Chi era Liliana Ampola, alla cui memoria è stato dedicato il ponte di via Betti il 25 aprile di qualche anno fa?
Se lo saranno chiesti in molti rapallesi e ce lo siamo chiesti anche noi.
La ricerca di una risposta ci ha portato alla scoperta di una ragazza che non ha aspettato gli ultimi mesi della Resistenza per schierarsi contro il fascismo, che già nella tarda primavera del 1943, quando Mussolini era ancora a Palazzo Venezia e gli Alleati non erano ancora sbarcati in Sicilia, aveva scelto la via della lotta al fascismo.
Noi non sappiamo precisamente come e con chi Liliana – a soli 19 anni – combatteva il fascismo, non lo possiamo sapere noi, passati tanti anni, e non lo sanno neanche i familiari che più le erano vicini.
«Liliana con noi in casa era estremamente riservata», ci dice la sorella Angelina che con il marito Giorgio Maggi ci ha ricevuto nella sua casa di Rapallo. Ricorda solo che una mattina dei primi giorni di luglio del 1943 ricevettero una telefonata del capo ufficio della sorella (era impiegata alla Montecatini di Milano) che li avvertiva del suo arresto.
Forse Liliana avrà fatto parte dell’apparato del Partito Comunista clandestino; il 1943 si era aperto con i grandi scioperi nelle fabbriche torinesi e milanesi del marzo-aprile che suonavano la campana a martello per il fascismo, o forse apparteneva ai primi nuclei del Partito d’Azione, fondato (clandestinamente anch’esso) proprio a Milano l’anno precedente.
La fine del fascismo, il 25 luglio, portò alla sua liberazione.

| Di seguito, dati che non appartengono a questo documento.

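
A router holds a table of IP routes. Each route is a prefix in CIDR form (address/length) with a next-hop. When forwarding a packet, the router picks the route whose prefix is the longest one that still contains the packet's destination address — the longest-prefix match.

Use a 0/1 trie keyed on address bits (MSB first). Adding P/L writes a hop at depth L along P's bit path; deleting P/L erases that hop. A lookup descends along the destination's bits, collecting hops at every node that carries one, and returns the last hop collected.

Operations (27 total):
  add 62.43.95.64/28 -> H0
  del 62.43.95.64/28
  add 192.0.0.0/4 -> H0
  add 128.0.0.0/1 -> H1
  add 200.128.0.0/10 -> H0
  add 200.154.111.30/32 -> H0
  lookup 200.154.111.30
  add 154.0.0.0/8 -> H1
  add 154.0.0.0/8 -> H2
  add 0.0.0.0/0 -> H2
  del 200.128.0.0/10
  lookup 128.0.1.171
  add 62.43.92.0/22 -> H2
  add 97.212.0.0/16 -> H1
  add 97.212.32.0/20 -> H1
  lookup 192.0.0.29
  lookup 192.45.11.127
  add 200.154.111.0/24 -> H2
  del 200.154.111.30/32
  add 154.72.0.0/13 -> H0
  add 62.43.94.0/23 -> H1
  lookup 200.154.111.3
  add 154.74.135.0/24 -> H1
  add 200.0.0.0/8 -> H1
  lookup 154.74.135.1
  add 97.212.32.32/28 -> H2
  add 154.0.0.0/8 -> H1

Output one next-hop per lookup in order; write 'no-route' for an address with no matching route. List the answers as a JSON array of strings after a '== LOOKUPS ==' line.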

«La rivedemmo a casa smagrita e piena di lividi» ricorda la sorella «voleva tornare in ufficio ma le dettero un mese di riposo».
Arriviamo all’8 settembre e all’inizio della Resistenza.
Anche in questo caso, per la famiglia, un gran buco nero, le notizie riuscirono a metterle insieme solo dopo, molto tempo dopo i fatti, e in modo frammentario.
Quel che è certo è che il 14 febbraio del 1944 Liliana venne arrestata un’altra volta. Ad avvertire la famiglia fu ancora il capufficio, che comunicava che sarebbe partita dalla Stazione Centrale poco dopo. I familiari si precipitarono al treno con pochi effetti personali, e – a causa di un allarme aereo – riuscirono a restare alcuni minuti accanto alla ragazza. Fu l’ultima volta che la videro, perché da quel momento di Liliana Ampola se ne persero le tracce.
In seguito ricevettero solo due cartoline, scritte a matita con la sua calligrafia, da Bolzano, e nient’altro. Bolzano nel 1944-45 era praticamente annessa alla Germania nazista, sede di un Campo di transito utilizzato per ebrei e partigiani sulla via della deportazione e dello sterminio.
Dopo la guerra ricevettero alcune notizie frammentarie e contraddittorie, chi l’aveva vista a Roma, chi in Russia. Forse durante la deportazione riuscì a fuggire, riprese la lotta e venne ancora catturata. Tra la documentazione della famiglia c’è un diploma di Medaglia Garibaldina, rilasciato l’8 settembre del 1947 a firma di Pietro Secchia e Luigi Longo, i comandanti partigiani comunisti nell’Italia settentrionale, concessa per aver combattuto nelle Brigate d’Assalto Garibaldi. Avrebbe partecipato ad azioni di guerra in un distaccamento nelle Brigate Pisacane e sarebbe stata una staffetta sotto le dipendenze di Piero Pajetta.
«Solo alla fine della guerra», ricorda ancora Angelina Ampola, «ricevemmo una lettera dal consolato austriaco di Milano che ci informava della sua morte, avvenuta il 23 agosto del 1944, ma solo nel 1958 venimmo a sapere ufficialmente che era sepolta a Mathausen».
Iniziarono allora i tentativi della famiglia per riportare in Italia i suoi resti, conclusi solo nel 2000, quando vennero inumati nel cimitero di Staglieno.
Rapallo le ha dedicato un ponte alla memoria, ricordando chi non ha aspettato l’arrivo dei tedeschi per scegliere da che parte stare, ma prima, prima che fosse una necessità ma libera scelta, ha affrontato a viso aperto il fascismo.